Yeah, I think values can only have one tag, right? If so, setting a default tag is probably better than a default value, since (accidental) code like

lib50.Loader("closed", default=True).load(...)
lib50.Loader("opened", default=True).load(...)

would seem to create an ambiguity otherwise?

Jelleas commented 6 years ago

Implemented a working concept of Loader in lib50.config https://github.com/cs50/lib50/blob/7250882a65ac312f2c1dc281bc5a6fb9ac8532bd/lib50/config.py#L26

Unittests here: https://github.com/cs50/lib50/blob/7250882a65ac312f2c1dc281bc5a6fb9ac8532bd/tests/config_tests.py#L6

Interface is as follows:

loader = lib50.Loader("<TOOL>", "<GLOBAL_TAG_1>", "<GLOBAL_TAG_2>", ..., default="<DEFAULT_TAG>")
loader.scope("<KEY>", "<LOCAL_TAG_1>", "<LOCAL_TAG_2>", ..., default="<DEFAULT_TAG>")
loader.load(content)

For check50 we would do:

loader = lib50.Loader("check50")
loader.scope("files', "include", "exclude", "require")
loader.load(content)

For lab50:

loader = lib50.Loader("lab50")
loader.scope("files", "closed", default="opened") 
# or if !opened needs to be a valid tag
# loader.scope("files", "closed", "opened", default="opened") 
loader.load(content)

Currently you can only scope keys exactly one level deep (top-level is reserved for tools). That means you can scope keys like files, dependencies etc. Reason I did this was to avoid any complications with nesting scopes, or keys occurring multiple times in the YAML file.

As a result from .load() you get the same result as before, however every tagged value (or where a default was applied) is now an instance of TaggedValue. That has a tag, tags and value attribute, and a boolean attribute for every tag so that you can safely access tagged_value.<any_valid_tag> without having to check hasattr first.

I really like scopes here even in the case of check50, as we can now raise errors from lib50 if you tag a value where we're not expecting tags.

ps. I have not integrated any of this with lib50.files() yet, waiting for feedback :)

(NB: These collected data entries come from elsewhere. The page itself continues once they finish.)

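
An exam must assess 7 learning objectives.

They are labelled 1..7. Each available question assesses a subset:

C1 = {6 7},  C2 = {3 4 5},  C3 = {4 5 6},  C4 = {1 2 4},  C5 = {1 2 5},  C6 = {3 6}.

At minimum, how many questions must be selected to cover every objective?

3

C1 and C2 and C4 together: C1 ∪ C2 ∪ C4 = {1, 2, 3, 4, 5, 6, 7} — every objective is covered.
Each question has at most 3 objectives, and 2·3 = 6 < 7 — so at least 3 questions are needed, and 3 is optimal.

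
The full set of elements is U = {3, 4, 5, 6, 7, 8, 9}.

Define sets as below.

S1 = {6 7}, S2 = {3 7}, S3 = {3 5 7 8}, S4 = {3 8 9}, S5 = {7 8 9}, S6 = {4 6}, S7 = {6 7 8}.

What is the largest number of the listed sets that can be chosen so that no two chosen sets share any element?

2

S4, S6 are pairwise disjoint (S4={3,8,9}; S6={4,6}).
Every remaining set overlaps one of these, and no 3 of the listed sets are pairwise disjoint, so 2 is the maximum.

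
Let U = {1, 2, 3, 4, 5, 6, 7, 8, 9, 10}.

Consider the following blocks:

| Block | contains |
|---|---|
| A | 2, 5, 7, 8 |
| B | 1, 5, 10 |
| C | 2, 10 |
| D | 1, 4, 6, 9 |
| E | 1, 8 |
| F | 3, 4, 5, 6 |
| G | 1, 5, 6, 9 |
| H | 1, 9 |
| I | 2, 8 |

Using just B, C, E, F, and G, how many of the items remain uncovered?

1

Union of B, C, E, F, G = {1, 2, 3, 4, 5, 6, 8, 9, 10}.
Not covered: 7 — 1 item.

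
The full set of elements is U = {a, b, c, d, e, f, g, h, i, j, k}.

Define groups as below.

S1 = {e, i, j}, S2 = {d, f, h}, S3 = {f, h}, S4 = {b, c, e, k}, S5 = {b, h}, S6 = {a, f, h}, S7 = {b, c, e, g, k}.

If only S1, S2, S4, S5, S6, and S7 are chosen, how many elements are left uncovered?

Union of S1, S2, S4, S5, S6, S7 = {a, b, c, d, e, f, g, h, i, j, k} — that's every element, so 0 are uncovered.

0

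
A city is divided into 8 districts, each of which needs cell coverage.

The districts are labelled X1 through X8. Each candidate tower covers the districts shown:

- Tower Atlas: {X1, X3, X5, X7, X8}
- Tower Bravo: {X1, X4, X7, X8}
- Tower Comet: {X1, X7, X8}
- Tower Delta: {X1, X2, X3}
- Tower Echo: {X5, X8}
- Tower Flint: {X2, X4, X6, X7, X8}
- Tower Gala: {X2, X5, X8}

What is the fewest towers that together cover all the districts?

Take {Atlas, Flint}. Their union is {X1, X2, X3, X4, X5, X6, X7, X8}, which is all 8 districts.
No single tower has all 8 districts (the largest, Atlas, has 5), so 2 is optimal.

2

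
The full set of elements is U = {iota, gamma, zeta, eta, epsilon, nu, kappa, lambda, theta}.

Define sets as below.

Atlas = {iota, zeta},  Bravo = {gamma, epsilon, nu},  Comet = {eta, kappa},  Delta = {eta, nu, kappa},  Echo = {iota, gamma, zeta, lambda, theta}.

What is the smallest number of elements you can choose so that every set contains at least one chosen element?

3

Take H = {iota, gamma, kappa}. Each listed set contains at least one of these, so H is a hitting set of size 3.
The sets Atlas, Bravo, Comet are pairwise disjoint, so any hitting set needs a separate element for each — at least 3. Hence 3 is optimal.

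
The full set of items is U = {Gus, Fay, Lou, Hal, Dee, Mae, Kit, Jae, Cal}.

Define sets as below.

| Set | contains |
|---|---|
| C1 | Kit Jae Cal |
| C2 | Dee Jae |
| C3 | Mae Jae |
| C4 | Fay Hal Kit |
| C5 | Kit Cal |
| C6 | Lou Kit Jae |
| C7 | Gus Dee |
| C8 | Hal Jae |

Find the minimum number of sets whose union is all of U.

5

C3 and C4 and C5 and C6 and C7 together: C3 ∪ C4 ∪ C5 ∪ C6 ∪ C7 = {Gus, Fay, Lou, Hal, Dee, Mae, Kit, Jae, Cal} — every item is covered.
No 4 of the 8 sets cover everything (all 70 combinations miss at least one item), so 5 is optimal.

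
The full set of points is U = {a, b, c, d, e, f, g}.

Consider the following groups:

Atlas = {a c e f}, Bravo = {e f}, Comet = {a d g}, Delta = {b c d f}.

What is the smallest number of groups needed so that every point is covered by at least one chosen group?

Bravo, Comet, and Delta cover everything between them: the union {a, b, c, d, e, f, g} is all of U.
Only Delta contains b, so Delta is forced; the remaining 3 points need at least 2 more groups (each remaining group adds at most 2) — so at least 3 groups are needed, and 3 is optimal.

3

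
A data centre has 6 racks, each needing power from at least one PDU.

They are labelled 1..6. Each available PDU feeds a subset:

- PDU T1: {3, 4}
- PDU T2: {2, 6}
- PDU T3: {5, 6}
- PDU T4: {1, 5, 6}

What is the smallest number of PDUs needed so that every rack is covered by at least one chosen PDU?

T1 and T2 and T4 together: T1 ∪ T2 ∪ T4 = {1, 2, 3, 4, 5, 6} — every rack is covered.
Only T4 contains 1, so T4 is forced; the remaining 3 racks need at least 2 more PDUs (each remaining PDU adds at most 2) — so at least 3 PDUs are needed, and 3 is optimal.

3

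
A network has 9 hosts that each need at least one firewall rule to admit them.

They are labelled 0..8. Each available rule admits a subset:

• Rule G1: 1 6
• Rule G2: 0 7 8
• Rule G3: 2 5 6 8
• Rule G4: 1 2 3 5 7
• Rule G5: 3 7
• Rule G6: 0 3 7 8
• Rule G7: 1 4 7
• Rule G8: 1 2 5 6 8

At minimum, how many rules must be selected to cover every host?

3

G6 and G7 and G8 together: G6 ∪ G7 ∪ G8 = {0, 1, 2, 3, 4, 5, 6, 7, 8} — every host is covered.
Only G7 contains 4, so G7 is forced; the remaining 6 hosts need at least 2 more rules (each remaining rule adds at most 4) — so at least 3 rules are needed, and 3 is optimal.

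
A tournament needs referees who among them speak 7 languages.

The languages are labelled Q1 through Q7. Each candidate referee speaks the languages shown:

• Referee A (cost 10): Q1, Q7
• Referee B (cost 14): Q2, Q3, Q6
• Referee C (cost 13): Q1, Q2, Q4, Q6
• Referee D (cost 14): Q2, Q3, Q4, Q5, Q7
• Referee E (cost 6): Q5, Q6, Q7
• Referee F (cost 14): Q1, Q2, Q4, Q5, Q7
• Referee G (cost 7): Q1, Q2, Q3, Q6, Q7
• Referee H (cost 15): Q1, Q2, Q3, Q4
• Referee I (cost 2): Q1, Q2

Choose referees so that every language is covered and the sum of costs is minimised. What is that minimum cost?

21

D, G together cover every language (D ∪ G = {Q1, Q2, Q3, Q4, Q5, Q6, Q7}); total cost 14 + 7 = 21.
The greedy pick I, E, D costs 22; no covering selection beats 21.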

Jelleas commented 5 years ago

Here is how we currently envision lab50 can use lib50.files.

https://github.com/cs50/lib50/blob/7356e651e7ed46f49b358acb6f391b608eee92b9/tests/lib50_tests.py#L433-L471

dmalan commented 5 years ago

Few questions:

  1. What's the difference between !open and !include?
  2. What does a filename without a tag imply?
Jelleas commented 5 years ago
  1. !include would be, just include whatever matches the pattern, but don't open them. Whereas !open includes this specific file and opens it. This behavior is completely customizable.

  2. I set a default tag to !include. If a tag is missing, it gets tagged with !include.

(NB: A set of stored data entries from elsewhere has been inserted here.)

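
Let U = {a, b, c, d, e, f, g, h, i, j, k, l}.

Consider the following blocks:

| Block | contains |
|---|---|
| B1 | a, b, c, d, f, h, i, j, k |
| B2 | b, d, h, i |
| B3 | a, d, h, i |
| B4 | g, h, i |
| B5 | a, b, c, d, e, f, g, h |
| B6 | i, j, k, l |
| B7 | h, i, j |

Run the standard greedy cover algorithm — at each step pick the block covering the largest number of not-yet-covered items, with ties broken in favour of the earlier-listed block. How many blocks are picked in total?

Greedy: pick B1 (covers 9 new) → pick B5 (covers 2 new) → pick B6 (covers 1 new). Total picks: 3.
(The true minimum cover uses only 2 blocks, so greedy is not optimal here.)

3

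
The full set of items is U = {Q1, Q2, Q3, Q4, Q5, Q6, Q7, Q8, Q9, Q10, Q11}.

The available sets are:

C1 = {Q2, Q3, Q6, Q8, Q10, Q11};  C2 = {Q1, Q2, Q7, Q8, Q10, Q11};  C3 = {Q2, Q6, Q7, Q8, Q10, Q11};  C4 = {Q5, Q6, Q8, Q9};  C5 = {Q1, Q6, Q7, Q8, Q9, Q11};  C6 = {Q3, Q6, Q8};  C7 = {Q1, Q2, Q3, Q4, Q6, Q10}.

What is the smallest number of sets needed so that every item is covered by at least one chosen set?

3

Take {C3, C4, C7}. Their union is {Q1, Q2, Q3, Q4, Q5, Q6, Q7, Q8, Q9, Q10, Q11}, which is all 11 items.
Only C7 contains Q4, so C7 is forced; the remaining 5 items need at least 2 more sets (each remaining set adds at most 4) — so at least 3 sets are needed, and 3 is optimal.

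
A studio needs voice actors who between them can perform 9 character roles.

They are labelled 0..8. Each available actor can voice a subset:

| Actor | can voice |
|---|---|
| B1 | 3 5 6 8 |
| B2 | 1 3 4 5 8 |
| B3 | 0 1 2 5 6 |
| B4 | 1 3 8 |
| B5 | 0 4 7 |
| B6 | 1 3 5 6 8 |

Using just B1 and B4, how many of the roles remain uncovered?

Union of B1, B4 = {1, 3, 5, 6, 8}.
Not covered: 0, 2, 4, 7 — 4 roles.

4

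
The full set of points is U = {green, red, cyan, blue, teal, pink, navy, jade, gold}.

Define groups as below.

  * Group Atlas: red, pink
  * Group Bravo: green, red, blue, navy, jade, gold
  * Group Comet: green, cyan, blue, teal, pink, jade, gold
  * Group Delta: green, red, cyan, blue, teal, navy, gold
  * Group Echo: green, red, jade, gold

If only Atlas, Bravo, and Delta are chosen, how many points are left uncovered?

0

Union of Atlas, Bravo, Delta = {green, red, cyan, blue, teal, pink, navy, jade, gold} — that's every point, so 0 are uncovered.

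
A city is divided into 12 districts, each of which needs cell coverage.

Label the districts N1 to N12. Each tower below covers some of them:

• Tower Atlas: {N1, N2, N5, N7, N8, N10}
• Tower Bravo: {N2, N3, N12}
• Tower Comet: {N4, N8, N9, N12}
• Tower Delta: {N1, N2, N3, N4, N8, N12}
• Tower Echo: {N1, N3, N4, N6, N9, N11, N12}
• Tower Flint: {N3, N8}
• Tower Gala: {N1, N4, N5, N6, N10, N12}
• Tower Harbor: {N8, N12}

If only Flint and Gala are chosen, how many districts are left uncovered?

Union of Flint, Gala = {N1, N3, N4, N5, N6, N8, N10, N12}.
Not covered: N2, N7, N9, N11 — 4 districts.

4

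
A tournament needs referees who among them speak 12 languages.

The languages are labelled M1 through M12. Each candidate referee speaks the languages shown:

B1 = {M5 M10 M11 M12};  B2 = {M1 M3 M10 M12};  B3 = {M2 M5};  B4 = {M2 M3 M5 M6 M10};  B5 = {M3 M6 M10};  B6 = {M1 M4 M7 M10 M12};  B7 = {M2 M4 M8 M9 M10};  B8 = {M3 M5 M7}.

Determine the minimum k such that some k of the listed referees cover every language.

B1 and B5 and B6 and B7 together: B1 ∪ B5 ∪ B6 ∪ B7 = {M1, M2, M3, M4, M5, M6, M7, M8, M9, M10, M11, M12} — every language is covered.
Only B7 contains M8, so B7 is forced; the remaining 7 languages need at least 3 more referees (each remaining referee adds at most 3) — so at least 4 referees are needed, and 4 is optimal.

4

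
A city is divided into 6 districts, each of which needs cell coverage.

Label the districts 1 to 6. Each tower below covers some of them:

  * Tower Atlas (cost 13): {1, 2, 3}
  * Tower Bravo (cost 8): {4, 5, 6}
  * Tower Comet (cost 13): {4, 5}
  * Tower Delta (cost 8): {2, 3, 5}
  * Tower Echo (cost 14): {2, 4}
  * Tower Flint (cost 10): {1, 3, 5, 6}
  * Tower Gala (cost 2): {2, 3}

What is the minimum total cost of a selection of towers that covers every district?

Bravo, Flint, Gala together cover every district (Bravo ∪ Flint ∪ Gala = {1, 2, 3, 4, 5, 6}); total cost 8 + 10 + 2 = 20.
No covering selection has total cost below 20.

20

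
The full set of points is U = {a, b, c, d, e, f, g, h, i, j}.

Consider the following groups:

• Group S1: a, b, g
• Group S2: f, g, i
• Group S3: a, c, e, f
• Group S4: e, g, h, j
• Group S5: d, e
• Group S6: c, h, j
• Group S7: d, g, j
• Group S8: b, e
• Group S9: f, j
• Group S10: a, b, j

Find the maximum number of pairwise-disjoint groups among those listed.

3

S2, S6, S8 are pairwise disjoint (S2={f,g,i}; S6={c,h,j}; S8={b,e}).
Every remaining group overlaps one of these, and no 4 of the listed groups are pairwise disjoint, so 3 is the maximum.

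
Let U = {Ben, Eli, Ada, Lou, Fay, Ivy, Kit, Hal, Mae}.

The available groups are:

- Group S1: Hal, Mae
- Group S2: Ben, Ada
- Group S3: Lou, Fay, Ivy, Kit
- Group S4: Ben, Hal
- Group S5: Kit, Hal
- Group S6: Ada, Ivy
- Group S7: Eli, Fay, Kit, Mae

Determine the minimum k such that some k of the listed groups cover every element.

4

Take {S3, S4, S6, S7}. Their union is {Ben, Eli, Ada, Lou, Fay, Ivy, Kit, Hal, Mae}, which is all 9 elements.
Only S7 contains Eli, so S7 is forced; the remaining 5 elements need at least 3 more groups (each remaining group adds at most 2) — so at least 4 groups are needed, and 4 is optimal.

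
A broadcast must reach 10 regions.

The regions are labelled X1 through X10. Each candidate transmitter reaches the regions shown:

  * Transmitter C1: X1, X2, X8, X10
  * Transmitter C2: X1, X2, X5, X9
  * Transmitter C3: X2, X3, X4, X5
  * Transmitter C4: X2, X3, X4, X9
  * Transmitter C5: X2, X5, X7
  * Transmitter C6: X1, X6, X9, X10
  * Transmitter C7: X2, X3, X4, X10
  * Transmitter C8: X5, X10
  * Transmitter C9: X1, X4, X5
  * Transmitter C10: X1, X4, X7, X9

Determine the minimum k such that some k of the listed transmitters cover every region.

4

Take {C1, C5, C6, C7}. Their union is {X1, X2, X3, X4, X5, X6, X7, X8, X9, X10}, which is all 10 regions.
No 3 of the 10 transmitters cover everything (all 120 combinations miss at least one region), so 4 is optimal.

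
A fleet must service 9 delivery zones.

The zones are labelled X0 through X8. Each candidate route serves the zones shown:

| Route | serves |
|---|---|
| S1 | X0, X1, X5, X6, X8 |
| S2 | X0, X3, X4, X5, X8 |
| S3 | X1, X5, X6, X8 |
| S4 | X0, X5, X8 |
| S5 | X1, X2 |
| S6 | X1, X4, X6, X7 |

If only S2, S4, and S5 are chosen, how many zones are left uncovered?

2

Union of S2, S4, S5 = {X0, X1, X2, X3, X4, X5, X8}.
Not covered: X6, X7 — 2 zones.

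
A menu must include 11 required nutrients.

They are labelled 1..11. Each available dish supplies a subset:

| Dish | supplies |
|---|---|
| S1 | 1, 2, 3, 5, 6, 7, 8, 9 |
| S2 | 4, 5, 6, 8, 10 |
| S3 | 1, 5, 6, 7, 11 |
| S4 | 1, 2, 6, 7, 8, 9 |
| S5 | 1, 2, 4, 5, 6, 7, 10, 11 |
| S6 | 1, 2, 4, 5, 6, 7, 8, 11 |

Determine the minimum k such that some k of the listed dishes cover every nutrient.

Take {S1, S5}. Their union is {1, 2, 3, 4, 5, 6, 7, 8, 9, 10, 11}, which is all 11 nutrients.
No single dish has all 11 nutrients (the largest, S1, has 8), so 2 is optimal.

2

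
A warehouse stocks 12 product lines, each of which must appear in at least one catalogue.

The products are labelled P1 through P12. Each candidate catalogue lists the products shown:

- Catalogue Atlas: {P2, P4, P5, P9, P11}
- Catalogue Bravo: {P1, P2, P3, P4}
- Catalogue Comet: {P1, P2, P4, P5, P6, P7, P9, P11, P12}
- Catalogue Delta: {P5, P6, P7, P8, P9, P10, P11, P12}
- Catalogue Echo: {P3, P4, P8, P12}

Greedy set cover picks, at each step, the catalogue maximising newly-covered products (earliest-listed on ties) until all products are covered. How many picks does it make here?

Greedy: pick Comet (covers 9 new) → pick Delta (covers 2 new) → pick Bravo (covers 1 new). Total picks: 3.
(The true minimum cover uses only 2 catalogues, so greedy is not optimal here.)

3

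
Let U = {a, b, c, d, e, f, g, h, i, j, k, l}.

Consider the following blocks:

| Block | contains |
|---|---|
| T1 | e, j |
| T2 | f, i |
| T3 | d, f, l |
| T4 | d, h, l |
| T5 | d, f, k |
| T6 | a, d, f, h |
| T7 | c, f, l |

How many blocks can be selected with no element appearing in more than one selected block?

3

T1, T2, T4 are pairwise disjoint (T1={e,j}; T2={f,i}; T4={d,h,l}).
Every remaining block overlaps one of these, and no 4 of the listed blocks are pairwise disjoint, so 3 is the maximum.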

https://github.com/cs50/lib50/blob/7356e651e7ed46f49b358acb6f391b608eee92b9/tests/lib50_tests.py#L453

Implemented the default behavior for this comment from last year (https://github.com/cs50/lib50/issues/8#issuecomment-413610981):

Okay, not every part, but how about when tags are optional? For labs, I think the common case will be "install these files and open them for the student," via:

lab50:
  files:
    - foo.c
    - foo.h

And it seems silly to require instead

lab50:
  files:
    - !opened foo.c
    - !opened foo.h

for the common case. So I'd envision a common scenario of, e.g.:

lab50:
  files:
    - application.py
    - !closed static/*
    - templates/*.html

or, equivalently:

lab50:
  files:
    - !opened application.py
    - !closed static/*
    - !opened templates/*.html

How best to accommodate optionality, then, without forcing use of hasattr or such?